Selon Gasly, les outils mis à disposition des pilotes restent limités.
"Il y aura peut-être certains moteurs qui permettront ce genre de choses, et d’autres non, mais je ne pense toujours pas que ce soit aussi simple que les pilotes ayant plus de capacité mentale puissent faire mieux. Je ne suis pas sûr qu’ils aient réellement les outils pour faire ce qu’ils voudraient."
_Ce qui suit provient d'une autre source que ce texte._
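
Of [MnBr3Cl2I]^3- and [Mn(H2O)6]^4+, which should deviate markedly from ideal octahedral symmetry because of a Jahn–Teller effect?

[MnBr3Cl2I]^3-: Ligand charges: each bromide is −1; each chloride is −1; each iodide is −1. With an overall charge of −3 the manganese centre must be in the +3 oxidation state. Group 7 minus oxidation state 3 gives a d⁴ configuration. Bromide, chloride, and iodide are weak-field ligands for a first-row metal, so the complex is high-spin. The t₂g³e_g¹ (high-spin) configuration has an unevenly filled e_g set; the Jahn–Teller theorem predicts a tetragonal distortion (typically axial elongation) to lift the degeneracy.
[Mn(H2O)6]^4+: Ligand charges: water is neutral. With an overall charge of +4 the manganese centre must be in the +4 oxidation state. Manganese is a group-7 element; Mn(IV) is therefore d³. The d³ configuration leaves the e_g set evenly filled (or empty) — no strong Jahn–Teller driving force.

[MnBr3Cl2I]^3-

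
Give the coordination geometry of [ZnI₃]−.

trigonal planar

Ligand charges: each iodide is −1. With an overall charge of −1 the zinc centre must be in the +2 oxidation state.
Zn sits in group 12, so the d-electron count is 12 − 2 = 10.
With 3 monodentate ligands the coordination number is 3.
Three ligands around a d¹⁰ centre minimise repulsion in a trigonal-planar arrangement.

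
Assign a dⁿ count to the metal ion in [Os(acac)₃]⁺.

Each acetylacetonate is −1; balancing the +1 overall charge requires Os(IV).
Os sits in group 8, so the d-electron count is 8 − 4 = 4.

d⁴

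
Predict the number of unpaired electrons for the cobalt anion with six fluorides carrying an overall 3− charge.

Ligand charges: each fluoride is −1. With an overall charge of −3 the cobalt centre must be in the +3 oxidation state.
Cobalt is a group-9 element; Co(III) is therefore d⁶.
The spin state decides the count: fluoride is the one ligand weak enough to leave Co(III) high-spin — [CoF₆]³⁻ is the classic exception.
An octahedral high-spin d⁶ ion is t₂g⁴e_g², giving 4 unpaired electrons.

4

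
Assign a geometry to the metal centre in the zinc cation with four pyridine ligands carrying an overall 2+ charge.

tetrahedral

Pyridine is neutral; balancing the +2 overall charge requires Zn(II).
Zn sits in group 12, so the d-electron count is 12 − 2 = 10.
With 4 monodentate ligands the coordination number is 4.
A d¹⁰ ion has no crystal-field stabilisation preference between square planar and tetrahedral, so four ligands adopt the sterically favoured tetrahedral geometry.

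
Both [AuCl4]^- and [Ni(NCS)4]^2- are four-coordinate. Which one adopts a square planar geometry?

[AuCl4]^-

For [AuCl4]^-: Each chloride is −1; balancing the −1 overall charge requires Au(III). Group 11 minus oxidation state 3 gives a d⁸ configuration. A 5d d⁸ ion has a large crystal-field splitting; square planar leaves the high-energy d_{x²−y²} orbital empty and maximises CFSE. → square planar.
For [Ni(NCS)4]^2-: Ligand charges: each isothiocyanate is −1. With an overall charge of −2 the nickel centre must be in the +2 oxidation state. Ni sits in group 10, so the d-electron count is 10 − 2 = 8. Isothiocyanate is a weak-field ligand. With weak-field ligands the CFSE gain from square planar is small, so a 3d d⁸ ion takes the sterically preferred tetrahedral geometry. → tetrahedral.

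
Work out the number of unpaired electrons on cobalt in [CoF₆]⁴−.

Ligand charges: each fluoride is −1. With an overall charge of −4 the cobalt centre must be in the +2 oxidation state.
Cobalt is a group-9 element; Co(II) is therefore d⁷.
The spin state decides the count: Fluoride is a weak-field ligand for a first-row metal, so the complex is high-spin.
An octahedral high-spin d⁷ ion is t₂g⁵e_g², giving 3 unpaired electrons.

3 unpaired electrons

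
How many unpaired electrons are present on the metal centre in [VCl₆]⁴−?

Ligand charges: each chloride is −1. With an overall charge of −4 the vanadium centre must be in the +2 oxidation state.
Vanadium is a group-5 element; V(II) is therefore d³.
In an octahedral field the d³ configuration is t₂g³e_g⁰ (only one arrangement possible), giving 3 unpaired electrons.

3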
Pour l’instant, beaucoup de questions restent sans réponse.
"Il y a énormément de choses auxquelles on veut répondre, mais nous devons découvrir de véritables situations de course. Et ce que je suggère, c’est de se qualifier en pole, et la vie sera beaucoup plus simple en partant de là."
Gasly a également lancé, sur le ton de la plaisanterie, un avertissement aux fans avant le départ du Grand Prix d’Australie en mars.
"Je vous conseille d’être assis devant votre télévision en Australie, parce que ça pourrait être un départ dont tout le monde se souviendra", a-t-il souri. "On découvrira de quelle manière. Je n’en suis pas sûr moi-même, mais ce sera clairement plus compliqué qu’avant."
Les procédures de départ avec les toutes nouvelles F1 2026 suscitent en effet des inquiétudes en matière de sécurité, notamment en raison d’un risque accru de turbo lag à l’accélération, rendant l’application des gaz plus délicate.
Conscient de la capacité de la FIA et de la Formule 1 à ajuster rapidement la réglementation, ainsi que du savoir-faire des équipes pour optimiser leurs concepts, Gasly reste néanmoins confiant dans une amélioration progressive de la situation.
"Je pense que d’ici quelques semaines ou quelques mois, nous allons tous trouver comment simplifier tout ça. Mais en l’état actuel des choses, après seulement deux semaines d’essais, on voit que ce ne sera pas facile en Australie."
Pour autant, le départ en course n’est pas sa préoccupation majeure.
"Mais ce n’est qu’un élément parmi beaucoup d’autres situations qui ne seront pas faciles."
"C’est pour ça que je pense qu’en Australie, simplement en termes de fiabilité et d’arrivée à l’arrivée, ce sera le défi numéro un et la priorité numéro un."
"Aussi simple que cela puisse paraître, parce que ce n’est pas quelque chose que nous aurions dit avec les voitures précédentes, ces voitures sont extrêmement complexes."